Saturday, April 13, 2024

LSXMK

 The spread of 8.4 shares of SIRI to one share of various Liberty Sirius trackers has narrowed to 5%. When I buy, I am not buying for the arbitrage opportunity that is suppose to collapse the spread come the end of 3q this year. I am buying because I think the Sirius radio has a decent prospect going forward. Yes, this started off as a thesis of most likely Ted Weschler who I look up to as an investing model, but I have grown comfortable as its valuation has continued to drop from arbitrage to undervalued thesis. I have think the fcf and unit economics of the business model weighed against the negatives of terminal value and increased competition favor the former.

SiriusXM had $1.2 billion of FCF of which they returned half ($650 million) through dividend/buybacks to shareholders last year. In the current year, costs are suppose to be cut by another $300 million. This leads to $1.5 billion in fcf on a market cap of 12.5 billion of market cap and 21.5 billion in enterprise value. The FCF yields are 12% and 7%. They will have a cycle of capex coming up with the launching of satellites, but this might be a scaled business that will cash in on the high fixed cost. The $9.5 billion of debt they have is manageable and at a 5% rate that will stagger in maturity dates vs. a lump sum soon.
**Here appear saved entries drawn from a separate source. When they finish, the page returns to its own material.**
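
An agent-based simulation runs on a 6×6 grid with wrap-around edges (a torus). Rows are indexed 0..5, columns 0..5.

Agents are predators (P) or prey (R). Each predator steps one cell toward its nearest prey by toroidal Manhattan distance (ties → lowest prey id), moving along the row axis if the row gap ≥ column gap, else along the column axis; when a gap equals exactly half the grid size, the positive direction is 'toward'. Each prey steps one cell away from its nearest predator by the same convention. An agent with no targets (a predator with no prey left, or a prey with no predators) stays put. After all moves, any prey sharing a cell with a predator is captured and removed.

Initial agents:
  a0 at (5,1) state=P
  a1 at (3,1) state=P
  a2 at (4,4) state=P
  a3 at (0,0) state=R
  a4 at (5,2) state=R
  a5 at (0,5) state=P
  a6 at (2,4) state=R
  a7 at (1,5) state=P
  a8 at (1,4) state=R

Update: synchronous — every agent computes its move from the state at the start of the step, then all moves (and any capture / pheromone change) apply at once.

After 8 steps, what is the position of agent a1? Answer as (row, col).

t=1: a0@(5,2):P a1@(4,1):P a2@(3,4):P a3@(0,1):R a4@(5,3):R a5@(0,0):P a7@(1,4):P a8@(1,3):R
t=2: a0@(5,3):P a1@(5,1):P a2@(4,4):P a3@(0,2):R a4@(5,4):R a5@(0,1):P a7@(1,3):P a8@(1,2):R
t=3: a0@(5,4):P a1@(0,1):P a2@(5,4):P a3@(0,3):R a4@(5,5):R a5@(0,2):P a7@(1,2):P a8@(1,1):R
t=4: a0@(5,5):P a1@(1,1):P a2@(5,5):P a3@(0,4):R a4@(5,0):R a5@(0,3):P a7@(1,1):P a8@(2,1):R
t=5: a0@(5,0):P a1@(2,1):P a2@(5,0):P a3@(0,5):R a4@(5,1):R a5@(0,4):P a7@(2,1):P a8@(3,1):R
t=6: a0@(5,1):P a1@(3,1):P a2@(5,1):P a3@(0,0):R a4@(5,2):R a5@(0,5):P a7@(3,1):P a8@(4,1):R
t=7: a0@(5,2):P a1@(4,1):P a2@(5,2):P a3@(0,1):R a4@(5,3):R a5@(0,0):P a7@(4,1):P a8@(3,1):R
t=8: a0@(5,3):P a1@(3,1):P a2@(5,3):P a3@(0,2):R a4@(5,4):R a5@(0,1):P a7@(3,1):P a8@(2,1):R

(3, 1)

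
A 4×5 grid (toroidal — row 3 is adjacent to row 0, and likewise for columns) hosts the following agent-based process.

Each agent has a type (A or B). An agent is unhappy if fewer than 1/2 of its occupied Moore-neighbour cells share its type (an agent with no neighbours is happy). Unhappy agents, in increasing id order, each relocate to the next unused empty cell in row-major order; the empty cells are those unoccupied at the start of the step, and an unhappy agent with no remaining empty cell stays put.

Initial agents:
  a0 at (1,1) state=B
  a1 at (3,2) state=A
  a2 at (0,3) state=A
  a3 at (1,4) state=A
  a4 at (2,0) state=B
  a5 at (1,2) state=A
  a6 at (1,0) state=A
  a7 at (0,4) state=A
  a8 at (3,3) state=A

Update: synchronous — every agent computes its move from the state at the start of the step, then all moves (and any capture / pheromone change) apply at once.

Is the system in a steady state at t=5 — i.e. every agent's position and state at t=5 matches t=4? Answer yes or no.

t=1: a0@(0,0):B a1@(3,2):A a2@(0,3):A a3@(1,4):A a4@(0,1):B a5@(1,2):A a6@(1,0):A a7@(0,4):A a8@(3,3):A
t=2: a0@(0,2):B a1@(3,2):A a2@(0,3):A a3@(1,4):A a4@(1,1):B a5@(1,2):A a6@(1,0):A a7@(0,4):A a8@(3,3):A
t=3: a0@(0,0):B a1@(3,2):A a2@(0,3):A a3@(1,4):A a4@(0,1):B a5@(1,3):A a6@(1,0):A a7@(0,4):A a8@(3,3):A
t=4: a0@(0,2):B a1@(3,2):A a2@(0,3):A a3@(1,4):A a4@(1,1):B a5@(1,3):A a6@(1,0):A a7@(0,4):A a8@(3,3):A
t=5: a0@(0,0):B a1@(3,2):A a2@(0,3):A a3@(1,4):A a4@(1,1):B a5@(1,3):A a6@(1,0):A a7@(0,4):A a8@(3,3):A

no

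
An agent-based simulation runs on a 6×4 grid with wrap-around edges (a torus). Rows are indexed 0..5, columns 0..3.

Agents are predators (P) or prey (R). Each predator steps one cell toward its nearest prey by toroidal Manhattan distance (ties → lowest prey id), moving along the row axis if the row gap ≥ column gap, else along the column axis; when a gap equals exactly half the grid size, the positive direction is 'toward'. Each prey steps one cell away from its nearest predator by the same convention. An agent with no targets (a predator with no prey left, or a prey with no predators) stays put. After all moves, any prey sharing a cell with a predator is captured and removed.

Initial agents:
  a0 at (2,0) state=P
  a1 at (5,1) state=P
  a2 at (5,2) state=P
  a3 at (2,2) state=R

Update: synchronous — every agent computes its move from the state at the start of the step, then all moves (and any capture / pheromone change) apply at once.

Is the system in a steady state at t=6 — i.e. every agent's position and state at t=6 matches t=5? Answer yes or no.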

The 34 million subscriptions with minimal churn is attractive as long as the churn does indeed remain minimal. Spotify and Apple is scary, but there does seem to be a differentiator when they are installed in so many new vehicles as a base and the conversions of 40% of trials seems to suppor that. The US will sell around 15 million new vehicles a year.

I have grown comfortable with the thesis although I am not sure what Ted still sees. I see the fcf and the unit economics and think it's worth a roll of the dice with the bonus of Ted being in too.